Despite being beaten and hospitalized, Ma-nee Chacaby says she’s never regretted coming out and being herself.

Chacaby, an elder from Ombabika First Nation, discovered that she was two spirited when she was about 10-years-old. It wasn’t until years later that she said she could come out publicly. When she finally did, she left her arranged marriage with her two children to live her life in Thunder Bay.

Living in her community, which is northwest of Lake Nipigon, Chacaby said she felt as if she was the only one who was different because she liked girls and not boys like she was supposed to.

“I thought I was weird,” she said. “I got beat up when I came out. I made a decision that from now on I was going to fight. I’ve been fighting all my life so I wasn’t about to give up.”

Chacaby was one of the keynote speakers at the Thunder Pride event held at the Spirit Garden at Prince Arthur’s Landing Sunday. Chacaby started the ceremony with a smudge and song before telling her story to a crowd of about 30 people.

She believes since she came out in the 80s, society has become more open towards how people feel.

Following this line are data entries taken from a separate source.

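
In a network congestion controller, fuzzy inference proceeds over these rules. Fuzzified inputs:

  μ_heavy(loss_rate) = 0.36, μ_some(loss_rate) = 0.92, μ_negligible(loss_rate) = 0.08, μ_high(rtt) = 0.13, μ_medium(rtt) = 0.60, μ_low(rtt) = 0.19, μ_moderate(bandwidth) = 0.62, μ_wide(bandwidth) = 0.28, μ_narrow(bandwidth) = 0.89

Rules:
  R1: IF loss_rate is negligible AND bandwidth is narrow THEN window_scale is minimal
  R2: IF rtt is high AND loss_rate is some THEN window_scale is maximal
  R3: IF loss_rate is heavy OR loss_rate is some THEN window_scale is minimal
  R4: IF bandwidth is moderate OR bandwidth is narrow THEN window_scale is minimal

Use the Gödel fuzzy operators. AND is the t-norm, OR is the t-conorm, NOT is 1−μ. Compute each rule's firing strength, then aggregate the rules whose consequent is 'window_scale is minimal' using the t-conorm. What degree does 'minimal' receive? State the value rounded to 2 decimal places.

0.92

R1: negligible=0.08, narrow=0.89; AND[min(a, b)] → w = 0.08
R2: high=0.13, some=0.92; AND[min(a, b)] → w = 0.13
R3: heavy=0.36, some=0.92; OR[max(a, b)] → w = 0.92
R4: moderate=0.62, narrow=0.89; OR[max(a, b)] → w = 0.89
Rules with consequent 'minimal': {R1, R3, R4} → strengths 0.08, 0.92, 0.89
Aggregate via t-conorm [max(a, b)]: 0.92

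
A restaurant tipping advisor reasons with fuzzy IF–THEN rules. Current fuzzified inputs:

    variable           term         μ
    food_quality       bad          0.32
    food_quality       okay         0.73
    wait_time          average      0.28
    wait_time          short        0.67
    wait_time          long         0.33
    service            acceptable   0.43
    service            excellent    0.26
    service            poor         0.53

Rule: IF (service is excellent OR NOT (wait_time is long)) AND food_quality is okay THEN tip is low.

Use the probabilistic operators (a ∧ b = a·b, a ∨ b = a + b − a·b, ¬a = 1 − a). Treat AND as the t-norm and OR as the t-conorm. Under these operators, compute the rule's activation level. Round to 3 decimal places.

firing strength: (excellent=0.26 OR ¬long=1−0.33=0.67) = 0.7558; AND[a·b] with okay=0.73 → w = 0.5517

0.552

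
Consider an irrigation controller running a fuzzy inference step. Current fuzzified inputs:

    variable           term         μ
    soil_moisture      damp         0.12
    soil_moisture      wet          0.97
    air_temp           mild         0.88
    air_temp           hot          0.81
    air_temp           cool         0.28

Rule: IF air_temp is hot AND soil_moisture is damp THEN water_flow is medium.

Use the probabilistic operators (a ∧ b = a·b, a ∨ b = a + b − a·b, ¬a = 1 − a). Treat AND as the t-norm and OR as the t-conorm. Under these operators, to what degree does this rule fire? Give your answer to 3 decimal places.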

“I see more native people coming out now,” she said. “I feel I opened the gateway for native people. I feel I paved the road for them because I was strong enough to come out. I was the only native girl to come out at that time. Before I think people thought that if they spent time with me, they would turn gay. It doesn’t work that way. You’re just born that way.”

Event co-ordinator Rachel Mishenene said she was pleased with the number of people who attended the ceremony and looked forward to this year’s festivities including the first local pride parade.

Mishenene said that the kickoff event was to celebrate the diversity within the community and among Aboriginals.

“I was so happy to see so many people from so many different walks of life coming to one place,” she said. “It’s a great representation of our community. Thunder Bay as the Respect campaign and Thunder Pride ties in nicely with that.”